Kinship and family ties are woven with unique terms to address our loved ones. A sibling encompasses the camaraderie forming an unbreakable bond between brothers, the male siblings, and sisters, the female siblings. The siblings of our parents are Aunts, sisters, Uncles, the brothers. But is it the same in every foreign language? It is not. These terms in English are the result of an intricate web of family, history, culture, and language:
Siblings: Brothers & sisters
The translation of the terms brother and sister across different languages presents a challenge. These linguistic expressions are deeply intertwined with cultural and linguistic traditions, making their accurate translation a captivating endeavor. While some languages, like English, have a specific word for both brothers and sisters: sibling. Many languages do not.

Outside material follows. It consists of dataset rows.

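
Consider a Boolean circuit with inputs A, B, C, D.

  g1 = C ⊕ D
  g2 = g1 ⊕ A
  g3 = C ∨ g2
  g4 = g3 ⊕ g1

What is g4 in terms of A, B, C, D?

(C ∨ ((C ⊕ D) ⊕ A)) ⊕ (C ⊕ D)

g1 = C ⊕ D
g2 = g1 ⊕ A = (C ⊕ D) ⊕ A
g3 = C ∨ g2 = C ∨ ((C ⊕ D) ⊕ A)
g4 = g3 ⊕ g1 = (C ∨ ((C ⊕ D) ⊕ A)) ⊕ (C ⊕ D)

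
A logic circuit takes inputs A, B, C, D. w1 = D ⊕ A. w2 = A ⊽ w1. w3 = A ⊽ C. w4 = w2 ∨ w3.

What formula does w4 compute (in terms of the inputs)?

(A ⊽ (D ⊕ A)) ∨ (A ⊽ C)

w1 = D ⊕ A
w2 = A ⊽ w1 = A ⊽ (D ⊕ A)
w3 = A ⊽ C
w4 = w2 ∨ w3 = (A ⊽ (D ⊕ A)) ∨ (A ⊽ C)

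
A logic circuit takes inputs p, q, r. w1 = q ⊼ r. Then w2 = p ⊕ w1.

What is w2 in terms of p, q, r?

p ⊕ (q ⊼ r)

w1 = q ⊼ r
w2 = p ⊕ w1 = p ⊕ (q ⊼ r)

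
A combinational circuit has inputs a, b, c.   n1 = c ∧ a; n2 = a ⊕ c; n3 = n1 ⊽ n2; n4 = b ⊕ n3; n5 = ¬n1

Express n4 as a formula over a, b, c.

n1 = c ∧ a
n2 = a ⊕ c
n3 = n1 ⊽ n2 = (c ∧ a) ⊽ (a ⊕ c)
n4 = b ⊕ n3 = b ⊕ ((c ∧ a) ⊽ (a ⊕ c))

b ⊕ ((c ∧ a) ⊽ (a ⊕ c))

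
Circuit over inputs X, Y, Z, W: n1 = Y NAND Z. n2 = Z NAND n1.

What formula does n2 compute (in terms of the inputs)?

n1 = Y NAND Z
n2 = Z NAND n1 = Z NAND (Y NAND Z)

Z NAND (Y NAND Z)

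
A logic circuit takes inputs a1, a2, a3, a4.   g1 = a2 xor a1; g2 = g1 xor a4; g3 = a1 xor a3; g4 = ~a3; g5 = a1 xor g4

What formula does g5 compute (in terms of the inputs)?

g4 = ~a3
g5 = a1 xor g4 = a1 xor ~a3

a1 xor ~a3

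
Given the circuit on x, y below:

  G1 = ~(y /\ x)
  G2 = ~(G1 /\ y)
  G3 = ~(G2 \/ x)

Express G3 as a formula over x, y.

~((~((~(y /\ x)) /\ y)) \/ x)

G1 = ~(y /\ x)
G2 = ~(G1 /\ y) = ~((~(y /\ x)) /\ y)
G3 = ~(G2 \/ x) = ~((~((~(y /\ x)) /\ y)) \/ x)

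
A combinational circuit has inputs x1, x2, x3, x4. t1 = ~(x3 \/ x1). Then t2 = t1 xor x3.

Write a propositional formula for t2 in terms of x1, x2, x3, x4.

(~(x3 \/ x1)) xor x3

t1 = ~(x3 \/ x1)
t2 = t1 xor x3 = (~(x3 \/ x1)) xor x3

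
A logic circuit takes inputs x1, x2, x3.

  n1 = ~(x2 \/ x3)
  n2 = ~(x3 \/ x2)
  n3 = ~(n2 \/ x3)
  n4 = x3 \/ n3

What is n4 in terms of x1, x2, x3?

x3 \/ (~((~(x3 \/ x2)) \/ x3))

n2 = ~(x3 \/ x2)
n3 = ~(n2 \/ x3) = ~((~(x3 \/ x2)) \/ x3)
n4 = x3 \/ n3 = x3 \/ (~((~(x3 \/ x2)) \/ x3))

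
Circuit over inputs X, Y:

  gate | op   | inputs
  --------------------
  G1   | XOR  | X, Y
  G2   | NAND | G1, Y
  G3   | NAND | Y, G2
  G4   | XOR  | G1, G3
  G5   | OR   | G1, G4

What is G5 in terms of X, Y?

(X XOR Y) OR ((X XOR Y) XOR (Y NAND ((X XOR Y) NAND Y)))

G1 = X XOR Y
G2 = G1 NAND Y = (X XOR Y) NAND Y
G3 = Y NAND G2 = Y NAND ((X XOR Y) NAND Y)
G4 = G1 XOR G3 = (X XOR Y) XOR (Y NAND ((X XOR Y) NAND Y))
G5 = G1 OR G4 = (X XOR Y) OR ((X XOR Y) XOR (Y NAND ((X XOR Y) NAND Y)))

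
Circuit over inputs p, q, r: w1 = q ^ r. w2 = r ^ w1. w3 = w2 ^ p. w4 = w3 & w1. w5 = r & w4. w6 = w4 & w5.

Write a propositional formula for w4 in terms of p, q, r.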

The task of translating these familial terms extends beyond finding their equivalent words in other languages. It requires capturing the intricate meanings and cultural subtleties associated with them. For instance, Spanish and Greek utilize only one root with different suffixes (Herman+o & Herman+a). However the plural “Hermanos” may refer to “brothers” but also “siblings”.
Another example is in Spanish, where just like in English these terms can go along with adjectives “hermano mayor” (older brother) and “hermano menor” (younger brother) precisely denote birth order. In contrast, certain Turkic languages offer distinct words that explicitly indicate the order of birth, adding further depth to the linguistic expression.